Seeing is believing, or so is the case with Pop Health Analytics’ practicum student and visualization virtuoso Emma Buajitti. After completing her Honours Bachelor of Science from UofT, with majors in physiology and health studies, Emma joined the Dalla Lana School of Public Health, where she is currently a Master’s of Public Health student in epidemiology specializing in, among other things, the geographic visualization of health data. Put simply, she is a cartographer of public health.
Earlier this year, Emma created an atlas of LHIN-level geographic trends in adult mortality across Ontario, which revealed striking trends in the geographic, socioeconomic and sex-related differences in mortality trends over the past two decades.
This atlas aligns with Emma’s research interests, which involve understanding geographic health disparities in Ontario, and the way that demographics, socioeconomic status, and behaviours contribute to health outcomes (she is currently focused on premature mortality outcomes). In the future, Emma is interested in examining how Ontario’s health system plays a role in either mitigating or exacerbating these geographic disparities.

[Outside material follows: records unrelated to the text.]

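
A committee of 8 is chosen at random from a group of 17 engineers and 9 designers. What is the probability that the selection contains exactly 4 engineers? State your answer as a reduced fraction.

59976/312455

The sample space is all 8-subsets of the 26: C(26,8) = 1562275.
Selections with exactly 4 engineers: choose 4 of the 17 engineers and 4 of the 9 designers, C(17,4)·C(9,4) = 2380·126 = 299880.
Probability = 299880/1562275 = 59976/312455.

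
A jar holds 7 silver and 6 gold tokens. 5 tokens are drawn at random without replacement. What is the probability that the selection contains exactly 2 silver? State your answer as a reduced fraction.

140/429

The sample space is all 5-subsets of the 13: C(13,5) = 1287.
Selections with exactly 2 silver: choose 2 of the 7 silver and 3 of the 6 gold, C(7,2)·C(6,3) = 21·20 = 420.
Probability = 420/1287 = 140/429.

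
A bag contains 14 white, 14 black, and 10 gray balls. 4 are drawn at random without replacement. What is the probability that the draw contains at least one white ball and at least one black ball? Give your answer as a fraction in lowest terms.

There are C(38,4) = 73815 possible draws.
By inclusion-exclusion on the complements, draws missing all white or all black: C(24,4) + C(24,4) − C(10,4) = 10626 + 10626 − 210 = 21042.
So draws with at least one of each: 73815 − 21042 = 52773, probability 52773/73815 = 2513/3515.

2513/3515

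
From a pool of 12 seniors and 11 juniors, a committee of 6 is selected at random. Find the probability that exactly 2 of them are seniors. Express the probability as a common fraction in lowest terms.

660/3059

There are C(23,6) = 100947 ways to choose 6 from 23.
Selections with exactly 2 seniors: choose 2 of the 12 seniors and 4 of the 11 juniors, C(12,2)·C(11,4) = 66·330 = 21780.
Probability = 21780/100947 = 660/3059.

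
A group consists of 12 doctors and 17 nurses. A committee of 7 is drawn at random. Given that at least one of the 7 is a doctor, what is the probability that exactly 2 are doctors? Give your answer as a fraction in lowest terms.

Work in counts. Selections with at least one doctor: C(29,7) − C(17,7) = 1560780 − 19448 = 1541332.
Of those, selections where exactly 2 are doctors: C(12,2)·C(17,5) = 66·6188 = 408408.
Conditional probability = 408408/1541332 = 7854/29641.

7854/29641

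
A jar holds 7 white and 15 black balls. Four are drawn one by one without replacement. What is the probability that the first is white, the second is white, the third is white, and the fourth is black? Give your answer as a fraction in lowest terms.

Multiply the conditional probabilities at each draw: 7/22 · 6/21 · 5/20 · 15/19 = 3150/175560 = 15/836.

15/836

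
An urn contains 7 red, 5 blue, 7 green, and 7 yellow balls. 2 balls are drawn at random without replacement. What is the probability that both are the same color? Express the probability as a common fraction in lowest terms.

There are C(26,2) = 325 ways to draw 2 balls.
All same color: C(7,2) + C(5,2) + C(7,2) + C(7,2) = 21 + 10 + 21 + 21 = 73.
Probability = 73/325.

73/325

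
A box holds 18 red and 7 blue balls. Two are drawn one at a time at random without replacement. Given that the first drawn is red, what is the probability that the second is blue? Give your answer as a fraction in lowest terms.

7/24

After removing one red, 24 remain: 17 red and 7 blue.
So the probability the next is blue is 7/24.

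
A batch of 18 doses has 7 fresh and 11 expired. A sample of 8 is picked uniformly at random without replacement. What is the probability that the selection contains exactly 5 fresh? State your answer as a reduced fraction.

35/442

The sample space is all 8-subsets of the 18: C(18,8) = 43758.
Selections with exactly 5 fresh: choose 5 of the 7 fresh and 3 of the 11 expired, C(7,5)·C(11,3) = 21·165 = 3465.
Probability = 3465/43758 = 35/442.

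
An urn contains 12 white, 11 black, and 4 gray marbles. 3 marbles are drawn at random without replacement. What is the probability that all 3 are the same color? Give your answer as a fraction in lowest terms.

389/2925

There are C(27,3) = 2925 ways to draw 3 marbles.
All same color: C(12,3) + C(11,3) + C(4,3) = 220 + 165 + 4 = 389.
Probability = 389/2925.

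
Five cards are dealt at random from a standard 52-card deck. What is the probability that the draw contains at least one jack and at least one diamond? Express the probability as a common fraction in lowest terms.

There are C(52,5) = 2598960 possible draws.
By inclusion-exclusion on the complements, draws missing all jacks or all diamonds: C(48,5) + C(39,5) − C(36,5) = 1712304 + 575757 − 376992 = 1911069.
So draws with at least one of each: 2598960 − 1911069 = 687891, probability 687891/2598960 = 229297/866320.

229297/866320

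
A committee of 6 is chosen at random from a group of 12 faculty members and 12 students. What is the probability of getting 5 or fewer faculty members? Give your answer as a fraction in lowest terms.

Total selections: C(24,6) = 134596.
The complement is exactly 6 faculty members: C(12,6)·C(12,0) = 924.
Probability = 1 − 924/134596 = 133672/134596 = 434/437.

434/437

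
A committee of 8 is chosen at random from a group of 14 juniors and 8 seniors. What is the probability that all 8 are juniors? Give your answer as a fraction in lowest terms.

91/9690

There are C(22,8) = 319770 possible selections.
Selections with all juniors: C(14,8) = 3003.
Probability = 3003/319770 = 91/9690.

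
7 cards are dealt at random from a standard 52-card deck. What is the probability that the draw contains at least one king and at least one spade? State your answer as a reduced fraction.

There are C(52,7) = 133784560 possible draws.
By inclusion-exclusion on the complements, draws missing all kings or all spades: C(48,7) + C(39,7) − C(36,7) = 73629072 + 15380937 − 8347680 = 80662329.
So draws with at least one of each: 133784560 − 80662329 = 53122231, probability 53122231/133784560.

53122231/133784560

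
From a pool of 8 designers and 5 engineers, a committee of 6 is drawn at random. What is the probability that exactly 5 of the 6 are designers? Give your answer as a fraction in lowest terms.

The sample space is all 6-subsets of the 13: C(13,6) = 1716.
Selections with exactly 5 designers: choose 5 of the 8 designers and 1 of the 5 engineers, C(8,5)·C(5,1) = 56·5 = 280.
Probability = 280/1716 = 70/429.

70/429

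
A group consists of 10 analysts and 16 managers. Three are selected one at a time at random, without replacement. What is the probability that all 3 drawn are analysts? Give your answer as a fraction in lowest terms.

3/65

Multiply the conditional probabilities at each draw: 10/26 · 9/25 · 8/24 = 720/15600 = 3/65.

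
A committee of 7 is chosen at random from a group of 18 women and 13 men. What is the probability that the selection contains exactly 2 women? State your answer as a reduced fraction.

1683/22475

There are C(31,7) = 2629575 ways to choose 7 from 31.
Selections with exactly 2 women: choose 2 of the 18 women and 5 of the 13 men, C(18,2)·C(13,5) = 153·1287 = 196911.
Probability = 196911/2629575 = 1683/22475.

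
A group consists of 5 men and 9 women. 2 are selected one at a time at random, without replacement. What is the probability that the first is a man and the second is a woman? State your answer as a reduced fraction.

Multiply the conditional probabilities at each draw: 5/14 · 9/13 = 45/182.

45/182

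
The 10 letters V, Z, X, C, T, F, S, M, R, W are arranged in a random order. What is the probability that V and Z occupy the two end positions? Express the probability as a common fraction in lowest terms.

1/45

There are 10! = 3628800 arrangements.
Place V and Z at the ends in 2 ways, arrange the remaining 8 in 8! = 40320 ways: 2·40320 = 80640.
Probability = 80640/3628800 = 1/45.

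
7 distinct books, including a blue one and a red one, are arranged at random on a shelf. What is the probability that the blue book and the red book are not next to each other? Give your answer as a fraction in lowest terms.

5/7

There are 7! = 5040 arrangements.
Arrangements with the blue book and the red book adjacent: 2·6! = 1440.
So not adjacent: 5040 − 1440 = 3600, probability 3600/5040 = 5/7.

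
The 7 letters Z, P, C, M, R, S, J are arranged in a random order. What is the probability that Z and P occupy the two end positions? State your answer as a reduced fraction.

There are 7! = 5040 arrangements.
Place Z and P at the ends in 2 ways, arrange the remaining 5 in 5! = 120 ways: 2·120 = 240.
Probability = 240/5040 = 1/21.

1/21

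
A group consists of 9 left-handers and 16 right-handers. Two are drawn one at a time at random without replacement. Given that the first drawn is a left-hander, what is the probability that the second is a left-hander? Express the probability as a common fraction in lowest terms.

After removing one left-hander, 24 remain: 8 left-handers and 16 right-handers.
So the probability the next is a left-hander is 8/24 = 1/3.

1/3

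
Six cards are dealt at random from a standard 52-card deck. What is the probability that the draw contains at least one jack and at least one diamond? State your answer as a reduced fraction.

There are C(52,6) = 20358520 possible draws.
By inclusion-exclusion on the complements, draws missing all jacks or all diamonds: C(48,6) + C(39,6) − C(36,6) = 12271512 + 3262623 − 1947792 = 13586343.
So draws with at least one of each: 20358520 − 13586343 = 6772177, probability 6772177/20358520.

6772177/20358520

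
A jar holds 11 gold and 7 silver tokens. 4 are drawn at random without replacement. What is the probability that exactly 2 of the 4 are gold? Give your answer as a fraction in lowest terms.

There are C(18,4) = 3060 ways to choose 4 from 18.
Selections with exactly 2 gold: choose 2 of the 11 gold and 2 of the 7 silver, C(11,2)·C(7,2) = 55·21 = 1155.
Probability = 1155/3060 = 77/204.

77/204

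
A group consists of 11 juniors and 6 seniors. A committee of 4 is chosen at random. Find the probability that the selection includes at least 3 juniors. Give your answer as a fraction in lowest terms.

Total selections: C(17,4) = 2380.
Favorable selections (at least 3 juniors): C(11,3)·C(6,1) + C(11,4)·C(6,0) = 990 + 330 = 1320.
Probability = 1320/2380 = 66/119.

66/119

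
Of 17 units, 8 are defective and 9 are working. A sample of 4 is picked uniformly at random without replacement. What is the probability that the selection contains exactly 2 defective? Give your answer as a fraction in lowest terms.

36/85

There are C(17,4) = 2380 ways to choose 4 from 17.
Selections with exactly 2 defective: choose 2 of the 8 defective and 2 of the 9 working, C(8,2)·C(9,2) = 28·36 = 1008.
Probability = 1008/2380 = 36/85.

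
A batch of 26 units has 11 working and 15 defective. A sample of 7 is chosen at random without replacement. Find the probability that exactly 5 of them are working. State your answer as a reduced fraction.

Total number of selections: C(26,7) = 657800.
Selections with exactly 5 working: choose 5 of the 11 working and 2 of the 15 defective, C(11,5)·C(15,2) = 462·105 = 48510.
Probability = 48510/657800 = 441/5980.

441/5980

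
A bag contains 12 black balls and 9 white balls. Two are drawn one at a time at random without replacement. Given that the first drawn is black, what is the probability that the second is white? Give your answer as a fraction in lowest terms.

9/20

After removing one black, 20 remain: 11 black and 9 white.
So the probability the next is white is 9/20.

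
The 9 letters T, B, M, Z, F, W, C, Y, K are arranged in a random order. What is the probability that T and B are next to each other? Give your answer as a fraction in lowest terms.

There are 9! = 362880 arrangements.
Treat T and B as a block: 8! arrangements of the blocks × 2 orders within the block = 2·40320 = 80640.
Probability = 80640/362880 = 2/9.

2/9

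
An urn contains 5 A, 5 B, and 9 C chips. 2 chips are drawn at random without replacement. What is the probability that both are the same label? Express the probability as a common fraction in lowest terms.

56/171

There are C(19,2) = 171 ways to draw 2 chips.
All same label: C(5,2) + C(5,2) + C(9,2) = 10 + 10 + 36 = 56.
Probability = 56/171.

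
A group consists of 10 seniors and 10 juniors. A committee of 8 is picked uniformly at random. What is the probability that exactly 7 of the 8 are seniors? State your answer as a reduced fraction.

40/4199

There are C(20,8) = 125970 ways to choose 8 from 20.
Selections with exactly 7 seniors: choose 7 of the 10 seniors and 1 of the 10 juniors, C(10,7)·C(10,1) = 120·10 = 1200.
Probability = 1200/125970 = 40/4199.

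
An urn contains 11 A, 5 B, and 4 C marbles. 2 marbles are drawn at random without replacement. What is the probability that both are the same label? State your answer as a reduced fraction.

71/190

There are C(20,2) = 190 ways to draw 2 marbles.
All same label: C(11,2) + C(5,2) + C(4,2) = 55 + 10 + 6 = 71.
Probability = 71/190.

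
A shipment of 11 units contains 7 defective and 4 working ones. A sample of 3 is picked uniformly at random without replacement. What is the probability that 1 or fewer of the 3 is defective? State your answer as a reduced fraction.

There are C(11,3) = 165 ways to choose the 3.
Favorable selections (1 or fewer defective): C(7,0)·C(4,3) + C(7,1)·C(4,2) = 4 + 42 = 46.
Probability = 46/165.

46/165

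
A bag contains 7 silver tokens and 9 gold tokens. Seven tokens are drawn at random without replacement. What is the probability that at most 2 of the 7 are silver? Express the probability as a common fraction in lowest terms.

327/1144

Total selections: C(16,7) = 11440.
Favorable selections (at most 2 silver): C(7,0)·C(9,7) + C(7,1)·C(9,6) + C(7,2)·C(9,5) = 36 + 588 + 2646 = 3270.
Probability = 3270/11440 = 327/1144.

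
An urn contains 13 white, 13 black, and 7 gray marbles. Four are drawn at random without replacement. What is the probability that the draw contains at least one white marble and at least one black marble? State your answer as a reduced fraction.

There are C(33,4) = 40920 possible draws.
By inclusion-exclusion on the complements, draws missing all white or all black: C(20,4) + C(20,4) − C(7,4) = 4845 + 4845 − 35 = 9655.
So draws with at least one of each: 40920 − 9655 = 31265, probability 31265/40920 = 6253/8184.

6253/8184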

Besides the Atlas, Emma has in the past year contributed to the 2016 Annual Report of the Chief Medical Officer of Health of Ontario to the Legislative Assembly of Ontario, titled “Improving the Odds: Championing Health Equity in Ontario”, and also participated in a technical working group for Health Quality Ontario to review geographic stratifiers.
On top of all this, Emma has continued working on her Capstone project: a Bayesian spatial analysis of premature mortality in Ontario’s LHIN sub-regions, which also happens to be the first spatial analysis of mortality in Ontario, and among the principal research projects to utilize the new LHIN sub-regions. She is preparing the analysis for submission to a peer-reviewed journal later this spring.
The full impact of Emma’s work comes in the way she transforms daunting tables and charts, full of complex multi-variable relationships, into visually dynamic and powerful representations of the statistical findings they house. This translation of technical information into an accessible, easy to understand message is indispensable in the health analytics field.